To serve these priority areas, the group had to change. They started informally as a group of people with shared interests, but a legal structure would be required should the group become a housing service provider. So, in February 2024, a new organization was formed, Community First: Guysborough County Housing Association.

Nancy O’Regan and Denise Dunn set up at the Sherbrooke Market to talk to local community members.

Pauline MacIntish speaks at the founding meeting for the Nova Scotia Non-Profit Housing Association.

The Second Chapter

The new organization is composed of two parts – a community housing network of service providers and a Board of Directors which includes both individual and organizational members.

The Board is working on developing organizational policies and building its capacity in preparation of becoming a housing provider.

“We’re developing policies around how we will live out our value of being an anti-racist organization,” Nancy says.

“We’re going to be doing a lot of exchange around what microaggressions are and what’s happening with the local African Nova Scotian community. What’s happening with their land trust? What are they doing around emancipation activities? We’re building what our approach is going to be, but not just in how the organization is run, but also our selection of projects and/or selection of tenants.”

The organization is considering six new projects that would move it into a housing provider role.

“Some of them are acquisitions. Some of them are new builds. Some are looking at land. We are working closely with our two municipalities around that,” Nancy says.

“As we try to address affordable housing in an area as large as Guysborough County, we are engaging citizens, businesses, and municipal leaders to guide our work through advisory committees,” Nancy adds. “We will soon establish one in the District of St. Mary’s.”

Many of the organization’s members are taking part in trainings such as Cape Breton University’s affordable housing microcredit programs and CAHDCO (formerly, Centretown Affordable Housing Development Corporation) Toolbox sessions.

Meanwhile, the housing network is building relationships to help better coordinate services offered by various providers.

“We’ve been finding that there’s little coordination among service providers, not intentionally, but because there’s no mechanism to connect them,” Pauline says.

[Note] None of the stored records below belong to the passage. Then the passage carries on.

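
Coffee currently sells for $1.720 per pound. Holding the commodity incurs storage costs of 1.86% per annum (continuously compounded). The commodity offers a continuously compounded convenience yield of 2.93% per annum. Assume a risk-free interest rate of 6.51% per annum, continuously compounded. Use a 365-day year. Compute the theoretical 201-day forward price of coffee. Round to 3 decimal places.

$1.772 per pound

Net carry = r + u − y = 0.0651 + 0.0186 − 0.0293 = 0.0544
F = S·e^((r+u−y)T) = 1.720 · e^(0.0544 × 201/365) = 1.720 · e^0.029957
= 1.720 × 1.030410 = $1.772 per pound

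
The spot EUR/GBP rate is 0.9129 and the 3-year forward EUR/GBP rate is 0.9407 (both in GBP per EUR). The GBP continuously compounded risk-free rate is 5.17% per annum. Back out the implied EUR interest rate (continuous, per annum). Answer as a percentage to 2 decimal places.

4.17%

F = S·e^((r_GBP − r_EUR)T) ⇒ r_EUR = r_GBP − ln(F/S)/T
ln(0.9407/0.9129) = 0.029998; /(3) = 0.009999
r_EUR = 0.0517 − 0.009999 = 0.041701
r_EUR = 4.17%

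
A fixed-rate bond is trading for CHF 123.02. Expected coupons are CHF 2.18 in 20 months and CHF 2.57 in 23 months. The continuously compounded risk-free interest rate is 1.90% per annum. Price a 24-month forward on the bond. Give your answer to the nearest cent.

CHF 123.02

PV(coupons) I = 2.18·e^(−0.0190·20/12) + 2.57·e^(−0.0190·23/12)
I = 2.1120 + 2.4781 = 4.5901
F = (S − I)·e^(rT) = (123.02 − 4.5901) · e^(0.0190·24/12)
= 118.4299 · e^0.038000 = 118.4299 × 1.038731 = CHF 123.02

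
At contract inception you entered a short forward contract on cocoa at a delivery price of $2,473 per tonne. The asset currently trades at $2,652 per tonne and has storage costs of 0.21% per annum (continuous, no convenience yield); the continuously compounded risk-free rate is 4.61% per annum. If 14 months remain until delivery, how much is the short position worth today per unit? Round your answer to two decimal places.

Current fair forward for the remaining 14 months: F = S·e^((r + u)·T), (r + u) = 0.0461 + 0.0021 = 0.0482
F = 2652 · e^(0.0482 × 14/12) = 2652 × 1.05784449 = 2805.4036
Value of long forward = (F − K)·e^(−rT) = (2805.4036 − 2473) · e^(−0.0461·14/12)
= 332.4036 × 0.94763741 = 315.00
Short position value = −(long value) = -$315.00

-$315.00 per tonne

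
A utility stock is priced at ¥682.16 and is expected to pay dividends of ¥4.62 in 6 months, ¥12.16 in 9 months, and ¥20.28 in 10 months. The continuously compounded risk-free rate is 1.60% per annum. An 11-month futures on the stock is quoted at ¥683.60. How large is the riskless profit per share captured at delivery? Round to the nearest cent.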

“So, part of the work that Andrea is leading is really about, how do we get all of those service providers working together so that those scarce resources have as much impact as possible?”

Learning through Partnership

Nancy and Pauline have worked together in various capacities over several decades, most recently through two related initiatives, Build Together and UN SDGs and Affordable Housing in Nova Scotia.

Build Together, a partnership between Coady Institute and the Community Housing Transformation Centre (The Centre), aimed to engage the community-housing sector in Nova Scotia in new ways of working together for greater collective impact. After numerous consultations with community housing services and providers across the province, a model for a provincial housing association was developed and the Nova Scotia Non-Profit Housing Association (NSNPHA) was formed.

The UN SDGs and Affordable Housing in Nova Scotia initiative aimed to understand the connection between the United Nations Sustainable Development Goals (UN SDGs) and housing, and how the SDGs can inform and inspire action in Nova Scotia communities.

Nancy says these experiences have helped build a foundation for her new role as Chair of the Board of Directors for Community First: Guysborough County Housing Association.

“I saw and heard from so many organizations about the issues they were facing in trying to get going. It added to my own knowledge and capacity building,” she says.

“Those two experiences really created a lot of the readiness that I needed to be able to guide this organization.”